Here Comes the Payne
Published in The Student, University of Edinburgh’s oldest student newspaper
If you’re thinking of translating a successful computer game to film in the near future, here are a few simple guidelines. Remember to include plenty of references to characters that appear in the game, but not the film. Consider using gratuitous slow motion and outdated bullet time effects. Above all else, mercilessly savage the game’s story until it is no longer recognisable or coherent.
I’m in two minds about Max Payne. On one hand it’s a dire action movie that achieves nothing, least of all entertainment. On the other, it takes one of my favourite action games and drags its legacy through a pile of snow face-first. Everything good about the game- the film noir atmosphere, enthralling plot and strong characterisation- is thrown out, substituted for Hollywood gloss and Marky Mark waving about guns like he’s trying to compensate for something.
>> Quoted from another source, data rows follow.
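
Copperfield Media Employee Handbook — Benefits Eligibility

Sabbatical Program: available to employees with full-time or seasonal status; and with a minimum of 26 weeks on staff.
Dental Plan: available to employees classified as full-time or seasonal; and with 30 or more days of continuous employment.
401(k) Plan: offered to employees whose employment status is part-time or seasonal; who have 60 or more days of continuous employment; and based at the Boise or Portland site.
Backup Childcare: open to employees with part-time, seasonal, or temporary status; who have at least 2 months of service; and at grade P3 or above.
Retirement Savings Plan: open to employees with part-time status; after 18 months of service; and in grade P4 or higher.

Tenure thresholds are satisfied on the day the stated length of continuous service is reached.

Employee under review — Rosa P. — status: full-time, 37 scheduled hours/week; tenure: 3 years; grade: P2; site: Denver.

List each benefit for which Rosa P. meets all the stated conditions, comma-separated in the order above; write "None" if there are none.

Sabbatical Program — status full-time ✓; service 3 years ≥ 26 weeks (≈182 days) ✓ → eligible.
Dental Plan — status full-time ✓; service 3 years ≥ 30 days ✓ → eligible.
401(k) Plan — status full-time ✗ (requires part-time or seasonal) → not eligible.
Backup Childcare — status full-time ✗ (requires part-time, seasonal, or temporary) → not eligible.
Retirement Savings Plan — status full-time ✗ (requires part-time) → not eligible.

Sabbatical Program, Dental Plan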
Only one thing survived the transition: Max’s permanently constipated expression.
Three years prior to the movie, junkies with an agenda murder Max’s wife and newborn child. Since then he’s been chasing a series of dead ends and brooding in the police department basement, sacrificing friends and fashion sense in the process. However, things take a turn when a dead Russian girl’s tattoo matches one of the thugs who killed Mrs Payne. It’s time for revenge. It’s time for poorly- written dialogue. It’s time for PAYNE.
There is little point in a highbrow critique of the plot and cinematography since it’s pretty clear the production team couldn’t care less, either. The aesthetic of Sin City has been sloppily smeared into the gaping holes in the script like Polyfilla. The all-too-infrequent shootouts were, to be fair, reasonably enjoyable, but the action scenes are too stunted and infrequent to make an impact in the slough of despond that shrouds them. You get the feeling that director John Moore ran out of ideas and decided to fill the void with bullets. This was a bad idea.
At several points during the film, members of the audience laughed out loud. Not at any actual jokes, you understand, but at the sheer ridiculousness of the whole thing. I, like Max, was too depressed to laugh and too angry to cry, preferring to sit in silent indignation.
Max is a man with nothing to lose. You too have nothing to lose by avoiding this film. For the price of a ticket you could just buy the game instead, which is an infinitely more enjoyable experience. The film is not even worthy of the pun “payneful”. It is merely shit, and it’s not often you can say that.